I can't imagine--really, cannot imagine--what it would be like to be in a world in which the number of people who understand fundamental things about you is infinitesimally small. Because you're famous--wildly famous--because the world watched your self-hatred morph and expand the way I watched my neighbor boy grow up from four-year-old to a young man whose voice changed last summer. Because your predilections are immoral, criminal, yet your status allows you to shield yourself from getting the kind of help you would need to reconcile those desires with your similarly true desires to do the right thing. Because we all know about your family; because your pill problem is on the front page; because you are loved and hated in equal measures; because the mere whisper of your presence brings electricity.
So you meet a certain cache of people who understand what it's like to be wildly famous. You find people who are self-proclaimed freaks, and buy skeletons of the freaks who can't speak with you about what it was like for them. You find children who understand what it's like to lose a childhood; you find children who, you think, can give that back to you. You find beautiful, troubled people, and try to collect them. But even then, you are too big for them.

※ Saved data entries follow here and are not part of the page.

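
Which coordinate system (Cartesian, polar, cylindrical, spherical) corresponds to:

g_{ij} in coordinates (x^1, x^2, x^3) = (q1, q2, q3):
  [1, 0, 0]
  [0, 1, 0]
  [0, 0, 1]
All components are constant and the metric is the identity, i.e. orthonormal rectilinear coordinates.
Cartesian (3D) coordinates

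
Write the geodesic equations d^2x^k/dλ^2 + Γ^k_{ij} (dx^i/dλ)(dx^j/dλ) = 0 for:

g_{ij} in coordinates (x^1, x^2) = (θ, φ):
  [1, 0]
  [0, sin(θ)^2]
Geodesic equation: d^2x^k/dλ^2 + Γ^k_{ij} (dx^i/dλ)(dx^j/dλ) = 0.
Non-zero Christoffel symbols:
Γ^θ_{φ φ} = -sin(2*θ)/2
Γ^φ_{θ φ} = 1/tan(θ)
Substituting (the symmetric pair Γ^k_{ij}, Γ^k_{ji} combines into a factor 2):
d^2θ/dλ^2 - (sin(2*θ)/2) (dφ/dλ)^2 = 0
d^2φ/dλ^2 + (2/tan(θ)) (dθ/dλ)(dφ/dλ) = 0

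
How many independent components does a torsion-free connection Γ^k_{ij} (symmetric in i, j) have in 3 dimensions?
Γ^k_{ij} has n choices for the upper index and n(n+1)/2 independent symmetric lower index pairs.
Total = 3 × 3×4/2 = 3 × 6 = 18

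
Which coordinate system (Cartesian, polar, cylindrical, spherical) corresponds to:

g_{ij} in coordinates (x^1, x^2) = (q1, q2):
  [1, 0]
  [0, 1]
All components are constant and the metric is the identity, i.e. orthonormal rectilinear coordinates.
Cartesian (2D) coordinates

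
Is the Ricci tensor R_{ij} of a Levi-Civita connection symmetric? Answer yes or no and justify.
R_{ij} = R^k_{ikj}; the pair symmetry R_{kilj} = R_{ljki} gives R_{ij} = R_{ji}.
Yes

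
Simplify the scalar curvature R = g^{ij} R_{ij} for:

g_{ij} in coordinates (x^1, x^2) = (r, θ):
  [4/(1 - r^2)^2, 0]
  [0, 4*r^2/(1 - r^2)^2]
Non-zero Christoffel symbols (Γ^k_{ij} = Γ^k_{ji}):
Γ^r_{r r} = 2*r/(1 - r^2)
Γ^r_{θ θ} = (r^3 + r)/(r^2 - 1)
Γ^θ_{r θ} = (-r^2 - 1)/(r^3 - r)
Ricci tensor (R_{ij} = R^k_{ikj}): R_{rr} = -4/(r^2 - 1)^2, R_{rθ} = 0, R_{θθ} = -4*r^2/(r^2 - 1)^2
Inverse metric: g^{rr} = (1 - r^2)^2/4, g^{θθ} = (1 - r^2)^2/(4*r^2)
R = g^{ij} R_{ij} = ((1 - r^2)^2/4)(-4/(r^2 - 1)^2) + ((1 - r^2)^2/(4*r^2))(-4*r^2/(r^2 - 1)^2) = -2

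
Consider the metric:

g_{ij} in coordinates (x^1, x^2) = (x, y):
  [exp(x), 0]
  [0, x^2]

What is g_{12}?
With x^1 = x, x^2 = y, g_{12} = g_{xy} is the row-1, column-2 entry of the matrix.
g_{12} = 0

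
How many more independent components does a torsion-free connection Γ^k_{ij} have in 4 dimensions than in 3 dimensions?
Independent components in n dimensions: n × n(n+1)/2 = n^2(n+1)/2.
4D: 4 × 10 = 40
3D: 3 × 6 = 18
Difference = 40 - 18 = 22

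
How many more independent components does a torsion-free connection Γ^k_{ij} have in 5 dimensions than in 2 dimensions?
Independent components in n dimensions: n × n(n+1)/2 = n^2(n+1)/2.
5D: 5 × 15 = 75
2D: 2 × 3 = 6
Difference = 75 - 6 = 69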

Michael Jackson was so large that his death prompted not a reaction of sadness but of--not quite humor, but of archness. I wasn't cracking jokes or anything, but his death immediately became a ludicrous event. My best friend was late to meet me for dinner. "Sorry, I got caught up at work," she said. "Don't lie; you were composing yourself after mourning for Michael," I said. And we laughed.
His death came up a few times over dinner. And finally, she casually said what we say of sick old people and dogs: He's out of his misery now. And instead of it sounding like a cliche, something you say to excuse a possibly sad event, it was the absolute truth. I was never a crazed fan; I liked him like we all did, no more. I've talked about the tragedy of Michael Jackson before--how can you not, in order to keep the mix of fame beyond fame and awful acts against children from being just overwhelmingly depressing--but it wasn't until I connected him with Rilke that I saw that perhaps his biggest tragedy was that he was given both too much solitude and never, ever enough. He needed a guardian too.